In many scientific models, inference is formally expressed as conditioning on observed data, yet in practice the interpretation of observations also depends on contextual information such as modelling assumptions, calibration parameters, and prior knowledge. This paper introduces a simple notation for representing that contextual inference step explicitly, expressing the mapping from observations and modelling context to posterior beliefs as:
D ⊙ M(ψ) = p(X ∣ D, M(ψ)).
I wrote this short conceptual paper proposing a simple notation for contextual inference in probabilistic modelling and I would be interested in feedback from people working in ML theory or probabilistic modelling.
Post:
The linked short paper proposes a notational framework for representing contextual inference in scientific modelling.

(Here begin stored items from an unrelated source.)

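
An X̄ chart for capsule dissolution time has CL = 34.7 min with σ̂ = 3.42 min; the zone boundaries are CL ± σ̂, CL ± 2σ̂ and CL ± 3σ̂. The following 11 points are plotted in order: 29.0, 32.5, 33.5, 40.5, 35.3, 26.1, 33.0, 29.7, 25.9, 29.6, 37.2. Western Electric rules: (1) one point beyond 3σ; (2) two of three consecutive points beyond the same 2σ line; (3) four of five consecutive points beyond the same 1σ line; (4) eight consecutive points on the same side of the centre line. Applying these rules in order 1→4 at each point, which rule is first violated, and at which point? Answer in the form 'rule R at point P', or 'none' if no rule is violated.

Zone of each point (C = within 1σ̂, B = 1σ̂–2σ̂, A = 2σ̂–3σ̂, * = beyond 3σ̂; sign = side of CL): 1:-B, 2:-C, 3:-C, 4:+B, 5:+C, 6:-A, 7:-C, 8:-B, 9:-A, 10:-B, 11:+C
Rule 3 (four of five consecutive points beyond the same 1σ limit) is satisfied at point 10.

rule 3 at point 10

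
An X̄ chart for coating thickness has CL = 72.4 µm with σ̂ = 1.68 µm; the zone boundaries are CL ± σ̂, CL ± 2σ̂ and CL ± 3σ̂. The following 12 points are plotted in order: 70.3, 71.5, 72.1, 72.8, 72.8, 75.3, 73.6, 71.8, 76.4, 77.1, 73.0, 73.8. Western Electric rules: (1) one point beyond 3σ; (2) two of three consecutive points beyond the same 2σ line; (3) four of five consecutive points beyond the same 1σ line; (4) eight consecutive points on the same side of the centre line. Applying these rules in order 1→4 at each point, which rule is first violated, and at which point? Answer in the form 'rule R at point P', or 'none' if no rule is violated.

rule 2 at point 10

Zone of each point (C = within 1σ̂, B = 1σ̂–2σ̂, A = 2σ̂–3σ̂, * = beyond 3σ̂; sign = side of CL): 1:-B, 2:-C, 3:-C, 4:+C, 5:+C, 6:+B, 7:+C, 8:-C, 9:+A, 10:+A, 11:+C, 12:+C
Rule 2 (two of three consecutive points beyond the same 2σ limit) is satisfied at point 10.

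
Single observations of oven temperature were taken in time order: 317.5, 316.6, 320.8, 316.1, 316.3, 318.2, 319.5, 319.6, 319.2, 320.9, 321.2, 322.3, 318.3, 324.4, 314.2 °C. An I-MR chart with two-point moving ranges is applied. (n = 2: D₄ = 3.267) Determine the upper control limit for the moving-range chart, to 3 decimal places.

8.658

Moving ranges: 0.9, 4.2, 4.7, 0.2, 1.9, 1.3, 0.1, 0.4, 1.7, 0.3, 1.1, 4.0, 6.1, 10.2; M̄R̄ = 37.1000 / 14 = 2.6500
UCL_MR = D₄·M̄R̄ = 3.267 × 2.6500 = 8.6575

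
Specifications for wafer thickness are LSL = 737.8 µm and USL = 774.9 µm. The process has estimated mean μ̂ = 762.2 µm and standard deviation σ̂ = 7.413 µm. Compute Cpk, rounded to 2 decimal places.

0.57

Cpu = (USL − μ̂) / (3σ̂) = (774.9 − 762.2) / (3 × 7.413) = 0.5711; Cpl = (μ̂ − LSL) / (3σ̂) = (762.2 − 737.8) / (3 × 7.413) = 1.0972; Cpk = min(Cpu, Cpl) = 0.5711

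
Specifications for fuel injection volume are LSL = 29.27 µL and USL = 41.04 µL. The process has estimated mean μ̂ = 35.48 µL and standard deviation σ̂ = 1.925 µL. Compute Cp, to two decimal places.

1.02

Cp = (USL − LSL) / (6σ̂) = (41.04 − 29.27) / (6 × 1.925) = 11.7700 / 11.5500 = 1.0190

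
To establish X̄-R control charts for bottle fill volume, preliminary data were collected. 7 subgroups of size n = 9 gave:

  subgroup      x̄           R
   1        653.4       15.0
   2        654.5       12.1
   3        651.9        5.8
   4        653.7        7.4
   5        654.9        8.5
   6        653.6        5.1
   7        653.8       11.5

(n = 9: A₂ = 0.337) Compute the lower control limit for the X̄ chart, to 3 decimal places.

X̄̄ = (653.4 + 654.5 + 651.9 + 653.7 + 654.9 + 653.6 + 653.8) / 7 = 4575.8000 / 7 = 653.6857
R̄ = (15.0 + 12.1 + 5.8 + 7.4 + 8.5 + 5.1 + 11.5) / 7 = 65.4000 / 7 = 9.3429
LCL = X̄̄ − A₂·R̄ = 653.6857 − 0.337 × 9.3429 = 650.5372

650.537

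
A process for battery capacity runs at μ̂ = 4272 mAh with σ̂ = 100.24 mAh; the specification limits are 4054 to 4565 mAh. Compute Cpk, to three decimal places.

Cpu = (USL − μ̂) / (3σ̂) = (4565 − 4272) / (3 × 100.24) = 0.9743; Cpl = (μ̂ − LSL) / (3σ̂) = (4272 − 4054) / (3 × 100.24) = 0.7249; Cpk = min(Cpu, Cpl) = 0.7249

0.725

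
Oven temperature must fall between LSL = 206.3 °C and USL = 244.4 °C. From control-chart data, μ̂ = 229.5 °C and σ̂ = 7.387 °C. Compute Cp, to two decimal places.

0.86

Cp = (USL − LSL) / (6σ̂) = (244.4 − 206.3) / (6 × 7.387) = 38.1000 / 44.3220 = 0.8596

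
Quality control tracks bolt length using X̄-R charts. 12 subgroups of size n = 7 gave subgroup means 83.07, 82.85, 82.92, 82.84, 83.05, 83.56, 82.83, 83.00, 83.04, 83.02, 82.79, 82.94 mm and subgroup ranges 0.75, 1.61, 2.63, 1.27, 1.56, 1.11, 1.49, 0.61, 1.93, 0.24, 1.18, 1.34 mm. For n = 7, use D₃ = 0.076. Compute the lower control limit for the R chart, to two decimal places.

R̄ = (0.75 + 1.61 + 2.63 + 1.27 + 1.56 + 1.11 + 1.49 + 0.61 + 1.93 + 0.24 + 1.18 + 1.34) / 12 = 15.7200 / 12 = 1.3100
LCL_R = D₃·R̄ = 0.076 × 1.3100 = 0.0996

0.10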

In many modelling pipelines we write inference as
p(X ∣ D)
but in practice predictions depend not only on the data but also on contextual structure such as
• calibration parameters
• modelling assumptions
• task objectives
• prior information.
The paper introduces a compact notation:
D ⊙ M(ψ)
to represent the step where observations are interpreted relative to contextual metadata.
Formally this is just standard Bayesian conditioning
D ⊙ M(ψ) = p(X ∣ D, M(ψ))
so the goal is not to introduce new probability theory, but to make the contextual conditioning step explicit. The motivation for this notation is to make explicit the structural role of context in probabilistic inference, clarifying how observations are interpreted relative to modelling assumptions and potentially improving the transparency and composability of scientific models.
The paper connects this notation to
• generative models
• Bayesian inversion
• Markov kernels
• categorical probability.
In categorical terms the operator corresponds to the posterior kernel obtained by disintegration of a generative model.
The motivation is mainly structural. Modern ML systems combine observations with contextual information in increasingly complex ways, but that integration step is rarely represented explicitly at the level of notation.
I would be interested in feedback on whether something equivalent to this notation already exist in categorical probability or probabilistic programming frameworks and either:
• this perspective already exists in ML literature
• the notation is redundant
• something similar appears in probabilistic programming frameworks or
• it is novel and possibly useful
The paper is short and intended as a conceptual methods note but, by extension in such fields as statistics, machine learning, probabilistic programming, and scientific modelling, the notation may help clarify how contextual information enters inference and clarify how observations are interpreted within modelling frameworks.